While Walz has supported Democratic Party orthodoxy on issues ranging from legalized abortion and same-sex marriage to the Affordable Care Act, known as Obamacare, he also racked up a centrist voting record during his congressional career.

He was a staunch defender of government support for farmers and military veterans, as well as gun-owner rights that won praise from the National Rifle Association, according to The Almanac of American Politics.

Walz’s shift from a centrist representing a single rural district in Congress to a more progressive politician as governor may have been in response to the demands of voters in major cities like Minneapolis-St. Paul. But it leaves him open to Republican attacks, Dawkins said.

“He runs the risk of reinforcing some of the worst fears people have of Kamala Harris being a San Francisco liberal,” Dawkins added.

As the state’s top executive, Walz mandated the use of face coverings during the COVID-19 pandemic and signed a law making marital rape illegal. He presided over several years of budget surpluses in Minnesota on the road to his 2022 reelection.

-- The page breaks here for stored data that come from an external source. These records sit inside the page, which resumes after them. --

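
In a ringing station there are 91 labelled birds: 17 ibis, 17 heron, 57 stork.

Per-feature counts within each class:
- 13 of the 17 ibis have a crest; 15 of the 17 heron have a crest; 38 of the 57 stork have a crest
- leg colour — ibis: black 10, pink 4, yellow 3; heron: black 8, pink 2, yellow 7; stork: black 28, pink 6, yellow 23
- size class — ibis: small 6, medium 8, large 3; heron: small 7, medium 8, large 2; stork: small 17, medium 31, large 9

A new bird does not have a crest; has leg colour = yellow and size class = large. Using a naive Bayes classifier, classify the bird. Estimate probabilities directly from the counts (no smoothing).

ibis: (17/91) × (4/17) × (3/17) × (3/17) ≈ 0.00136887
heron: (17/91) × (2/17) × (7/17) × (2/17) ≈ 0.00106468
stork: (57/91) × (19/57) × (23/57) × (9/57) ≈ 0.0133025
Highest score → stork.

stork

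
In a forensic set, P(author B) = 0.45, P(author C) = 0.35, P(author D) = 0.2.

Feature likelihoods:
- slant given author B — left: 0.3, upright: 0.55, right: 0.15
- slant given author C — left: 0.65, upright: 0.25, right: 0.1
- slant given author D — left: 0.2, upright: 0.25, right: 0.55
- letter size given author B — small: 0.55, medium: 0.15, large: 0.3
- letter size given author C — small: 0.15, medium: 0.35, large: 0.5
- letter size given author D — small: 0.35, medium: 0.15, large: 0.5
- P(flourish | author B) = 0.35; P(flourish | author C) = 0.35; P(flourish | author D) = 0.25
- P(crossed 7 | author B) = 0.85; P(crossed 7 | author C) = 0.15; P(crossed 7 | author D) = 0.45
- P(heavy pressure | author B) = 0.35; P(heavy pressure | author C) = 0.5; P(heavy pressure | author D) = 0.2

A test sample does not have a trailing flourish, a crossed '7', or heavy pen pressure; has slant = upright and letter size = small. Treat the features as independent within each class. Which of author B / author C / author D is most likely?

author B

author B: 0.45 × 0.55 × 0.55 × (1−0.35) × (1−0.85) × (1−0.35) = 0.008626921875
author C: 0.35 × 0.25 × 0.15 × (1−0.35) × (1−0.15) × (1−0.5) = 0.00362578125
author D: 0.2 × 0.25 × 0.35 × (1−0.25) × (1−0.45) × (1−0.2) = 0.005775
Highest score → author B.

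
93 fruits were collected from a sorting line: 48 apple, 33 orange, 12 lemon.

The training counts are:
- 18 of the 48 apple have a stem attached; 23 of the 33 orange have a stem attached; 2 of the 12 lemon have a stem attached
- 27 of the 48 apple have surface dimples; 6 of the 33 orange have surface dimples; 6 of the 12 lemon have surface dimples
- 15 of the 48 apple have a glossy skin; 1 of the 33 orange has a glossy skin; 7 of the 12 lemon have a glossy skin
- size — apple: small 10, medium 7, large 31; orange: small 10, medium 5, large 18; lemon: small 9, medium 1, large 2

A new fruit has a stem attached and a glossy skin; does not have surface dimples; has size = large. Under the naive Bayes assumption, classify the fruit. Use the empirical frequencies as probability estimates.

apple

apple: (48/93) × (18/48) × (21/48) × (15/48) × (31/48) = 0.01708984375
orange: (33/93) × (23/33) × (27/33) × (1/33) × (18/33) ≈ 0.00334456
lemon: (12/93) × (2/12) × (6/12) × (7/12) × (2/12) ≈ 0.0010454
Highest score → apple.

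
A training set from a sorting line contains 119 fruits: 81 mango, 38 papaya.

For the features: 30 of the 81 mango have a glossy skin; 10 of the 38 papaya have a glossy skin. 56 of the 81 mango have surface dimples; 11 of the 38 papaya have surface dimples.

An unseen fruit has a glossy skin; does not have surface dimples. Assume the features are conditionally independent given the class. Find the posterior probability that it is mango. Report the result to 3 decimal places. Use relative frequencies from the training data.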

His tenure was marked by the May 2020 killing of George Floyd, a Black man, by a white Minneapolis police officer who was convicted of murder. Walz assigned the state’s attorney general to lead the prosecution in the case, saying people “don’t believe justice can be served.”

Harris is expected to appear with her running mate at an event in Philadelphia on Tuesday evening.

On Monday, it was reported that Harris had narrowed her vice presidential choices to Walz and Pennsylvania Governor Josh Shapiro.